|[AMRadio] Resistive load on interstage audio transformers in
tonne at comcast.net
Wed Mar 12 13:07:37 EST 2008
You have brought to the surface something that I learned
(not the easy way) a few decades ago.
Let us suppose we have an audio transformer that says
"600 ohms (pri) to 5kohms (sec.)"
If you put a 5 kohm resistor across the secondary, then
when you look into the input of the transformer with an
"AC ohmmeter" you will see 600 ohms.
If you put nothing (open circuit) across the secondary,
then when you look into the input you will see a real
high impedance. Just how high would depend on how
the transformer is built.
If you have a 600:600 transformer (one to one winding
ratio) and put a 600 ohm resistor across the secondary
you will see 600 ohms when you look into the primary.

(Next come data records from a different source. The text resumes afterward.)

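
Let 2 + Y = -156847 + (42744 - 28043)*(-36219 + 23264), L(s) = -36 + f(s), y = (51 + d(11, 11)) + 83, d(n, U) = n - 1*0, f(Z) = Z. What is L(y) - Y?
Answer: 190608413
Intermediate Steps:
d(n, U) = n (d(n, U) = n + 0 = n)
y = 145 (y = (51 + 11) + 83 = 62 + 83 = 145)
L(s) = -36 + s
Y = -190608304 (Y = -2 + (-156847 + (42744 - 28043)*(-36219 + 23264)) = -2 + (-156847 + 14701*(-12955)) = -2 + (-156847 - 190451455) = -2 - 190608302 = -190608304)
L(y) - Y = (-36 + 145) - 1*(-190608304) = 109 + 190608304 = 190608413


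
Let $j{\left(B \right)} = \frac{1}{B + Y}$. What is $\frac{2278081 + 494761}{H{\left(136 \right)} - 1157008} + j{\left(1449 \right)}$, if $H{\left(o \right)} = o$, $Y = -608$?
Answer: $- \frac{1165401625}{486464676} \approx -2.3957$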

Another little tidbit concerns microphone input transformers
used, for example, to go from a microphone to the grid of
a preamp tube. (Remember them?!) Here we have the
above information and it remains true. But dynamic
microphones like to be unloaded. So we use a 150:50k
transformer and don't put anything across the secondary.

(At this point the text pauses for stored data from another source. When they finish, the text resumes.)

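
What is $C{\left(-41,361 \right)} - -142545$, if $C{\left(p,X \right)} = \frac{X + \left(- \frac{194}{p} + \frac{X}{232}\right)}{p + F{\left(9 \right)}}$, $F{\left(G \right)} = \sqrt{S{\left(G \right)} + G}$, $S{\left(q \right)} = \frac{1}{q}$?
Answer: $\frac{497579467911}{3490904} - \frac{10480923 \sqrt{82}}{143127064} \approx 1.4254 \cdot 10^{5}$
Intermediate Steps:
$F{\left(G \right)} = \sqrt{G + \frac{1}{G}}$ ($F{\left(G \right)} = \sqrt{\frac{1}{G} + G} = \sqrt{G + \frac{1}{G}}$)
$C{\left(p,X \right)} = \frac{- \frac{194}{p} + \frac{233 X}{232}}{p + \frac{\sqrt{82}}{3}}$ ($C{\left(p,X \right)} = \frac{X + \left(- \frac{194}{p} + \frac{X}{232}\right)}{p + \sqrt{9 + \frac{1}{9}}} = \frac{X + \left(- \frac{194}{p} + X \frac{1}{232}\right)}{p + \sqrt{9 + \frac{1}{9}}} = \frac{X + \left(- \frac{194}{p} + \frac{X}{232}\right)}{p + \sqrt{\frac{82}{9}}} = \frac{- \frac{194}{p} + \frac{233 X}{232}}{p + \frac{\sqrt{82}}{3}}$)
$C{\left(-41,361 \right)} - -142545 = \frac{3 \left(-45008 + 233 \cdot 361 \left(-41\right)\right)}{232 \left(-41\right) \left(\sqrt{82} + 3 \left(-41\right)\right)} - -142545 = \frac{3}{232} \left(- \frac{1}{41}\right) \frac{1}{\sqrt{82} - 123} \left(-45008 - 3448633\right) + 142545 = \frac{3}{232} \left(- \frac{1}{41}\right) \frac{1}{-123 + \sqrt{82}} \left(-3493641\right) + 142545 = \frac{10480923}{9512 \left(-123 + \sqrt{82}\right)} + 142545 = 142545 + \frac{10480923}{9512 \left(-123 + \sqrt{82}\right)}$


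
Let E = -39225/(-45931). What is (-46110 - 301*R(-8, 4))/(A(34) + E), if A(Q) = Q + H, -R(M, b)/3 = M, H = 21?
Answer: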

What do we see when we look into the primary? A nearly
open circuit, just what the microphone wants to see.
The transformer is terminated correctly by the microphone.

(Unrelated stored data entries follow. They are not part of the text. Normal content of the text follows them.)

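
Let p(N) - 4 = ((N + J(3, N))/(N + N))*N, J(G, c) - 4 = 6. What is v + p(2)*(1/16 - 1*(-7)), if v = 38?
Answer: 869/8 ≈ 108.63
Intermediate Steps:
J(G, c) = 10 (J(G, c) = 4 + 6 = 10)
p(N) = 9 + N/2 (p(N) = 4 + ((N + 10)/(N + N))*N = 4 + ((10 + N)/((2*N)))*N = 4 + ((10 + N)*(1/(2*N)))*N = 4 + ((10 + N)/(2*N))*N = 4 + (5 + N/2) = 9 + N/2)
v + p(2)*(1/16 - 1*(-7)) = 38 + (9 + (½)*2)*(1/16 - 1*(-7)) = 38 + (9 + 1)*(1/16 + 7) = 38 + 10*(113/16) = 38 + 565/8 = 869/8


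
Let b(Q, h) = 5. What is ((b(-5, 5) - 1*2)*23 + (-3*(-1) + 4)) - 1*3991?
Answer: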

If a microphone is rated at, say, "150 ohms", do NOT
load it with 150 ohms! Let it run open-circuit. If you
connect it to a "150:50k" transformer, then the transformer
is terminated by the microphone. We are terminating the
transformer by what is connected to the primary rather
than the secondary as outlined in the first couple of
When you load or overload or underload the transformer
the frequency response will change and just how it changes
is dependent on the way the thing is built.